Je regarde et j’observe

J’observe l’évolution du festival de Cosquin, où fût découverte la grande Mercedes Sosa, mais aussi Jorge Cafrunes et bien d’autres encore. Ce festival argentin, qui est le plus important du folklore, se déroule dans un petit village dans la province de Cordoba. Il était possible au début d’écouter voix guitare, ou voix bombo avec un petit microphone et une très simple amplification.
Mais qu’est-ce qui a fait monter le niveau sonore ? Sommes nous devenus plus sourds (avec nos oreilles, mais aussi sourds à nous mêmes) ?
Peut-être simplement le facteur de l’industrialisation rentre en compte. L’apparition des machines, les frigos, les voitures – même si celles-ci sont laissées à l’écart durant le festival – laissent dans « le fond de l’air » un ronronnement de ventilation, qui peut arriver à couvrir beaucoup de choses comme le bruit des insectes, le son du vent. Pour passer au dessus de ce doux et permanent bruit de fond, les sons ont été amplifiés, le course a commencé.
Loin de moi la pensée de dire qu’il nous faut tout annuler, tout a une raison d’être.

Donc nous sommes passés d’un son acoustique à un son amplifié.

Évolution, évolution.

J’ai déjà parlé du rythme et des cycles dans une chronique cette année, cela reste un sujet qui me fascine, et parfois m’attriste. Car il y a une mode à un cycle unique à 4, ou alors carrément, à 1, où il n’existe plus que l’immédiateté absolue de la consommation et non plus le cycle du développement et de l’évolution de la musique.

Faisons un petit voyage vers le corps et la danse. La danse et plus particulièrement les danse traditionnelles ont aussi des cycles qui correspondent à des chorégraphies. Comme chacune d’entre elles décrit des tours et des figures différentes, elles requièrent de la musique une organisation différente : merveille où la musique appuie le besoin de chaque peuple de démontrer sa beauté, de séduire l’autre, de créer des moments où vivre ensemble et faire société. Il y a la danse folle des guerriers grecs, où un cycle à 7 temps s’emballe, il y a les danses traditionnelles françaises, les tarantelles, une liste infinie, comme est infinie la créativité de l’Homme et de notre monde.

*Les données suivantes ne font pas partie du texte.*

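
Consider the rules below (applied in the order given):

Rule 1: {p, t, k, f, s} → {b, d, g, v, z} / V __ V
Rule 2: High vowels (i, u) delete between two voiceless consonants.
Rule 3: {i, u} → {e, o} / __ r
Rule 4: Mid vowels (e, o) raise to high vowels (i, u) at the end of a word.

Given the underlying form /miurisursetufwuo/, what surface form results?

miorizorsedufwuu

Rule 1 (intervocalic voicing): /s/ is a voiceless obstruent between vowels /i/ and /u/, so it voices to [z]. /t/ is a voiceless obstruent between vowels /e/ and /u/, so it voices to [d]. /miurisursetufwuo/ → miurizursedufwuo.
Rule 2 (high vowel syncope): no segment meets the environment; /miurizursedufwuo/ is unchanged.
Rule 3 (pre-rhotic lowering): /u/ is a high vowel immediately before /r/, so it lowers to [o]. /u/ is a high vowel immediately before /r/, so it lowers to [o]. /miurizursedufwuo/ → miorizorsedufwuo.
Rule 4 (final vowel raising): /o/ is a mid vowel in word-final position, so it raises to [u]. /miorizorsedufwuo/ → miorizorsedufwuu.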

Les relations entre les choses étant ce qu’elles sont, le macro se retrouvant dans le micro et le micro dans le macro, je vous invite à retrouver cette liberté de pensée, de corps et retrouver notre identité plurielle dans un monde tendant à la globalisation.
Heureusement certains artistes font merveille avec tout ça, et je voudrais vous faire écouter Etienne M’Bappe & the Prohpets.
Originaire du Cameroun, Etienne est bassiste et au travers de sa carrière en France a développé un contact avec bien des musiques. Ici une rencontre avec le monde argentin, qui a donné une milonga en 7, aux influences caribéennes, jazz avec son ensemble de sept musiciens. Nous avons Christophe Cravéro (piano acoustique et électrique ), Anthony Jambon (guitare), Clément Janinet (violon), Arno de Casanove (trumpet, bugle), Hervé Gourdikian (saxophone ténor), and Nicholas Viccaro (batterie, percussion).

ÉCOUTE :
Milonga in 7 ( to Astor Piazzolla ) // extrait de How near how far – Etienne M’Bappe & the Prophets //
Abstract Logix – 2016 – 4’14

Après cette belle écoute de ce que l’art et le talent peuvent créer, je reviens sur une question qui se pose à moi, récurrente ces dernier temps : comment un instrument numérique fait-il pour s’ajuster à la vibration d’un autre instrument ? Car oui, le travail du musicien est bien de se relier à l’autre par le son, par la vibration, et est aussi de s’ajuster à l’autre : en hauteur, en vitesse, en division du temps, en harmonie.
Mais est-il possible qu’un sample (un échantillon de son qui sera reproduit à l’identique chaque fois que nous le rappellerons) se transforme sous l’émotion humaine ? Comment agit la température, le niveau d’humidité, et tous ces facteurs qui rendent une chose unique, existant seulement dans l’instant présent, irrépétible et merveilleuse.
L’émotion passe par la justesse, par des variations infinies du « placement » rythmique, du « placement » des notes en rapport à leur échelle (gamme), à leur rapport à leur terre (fondamentale).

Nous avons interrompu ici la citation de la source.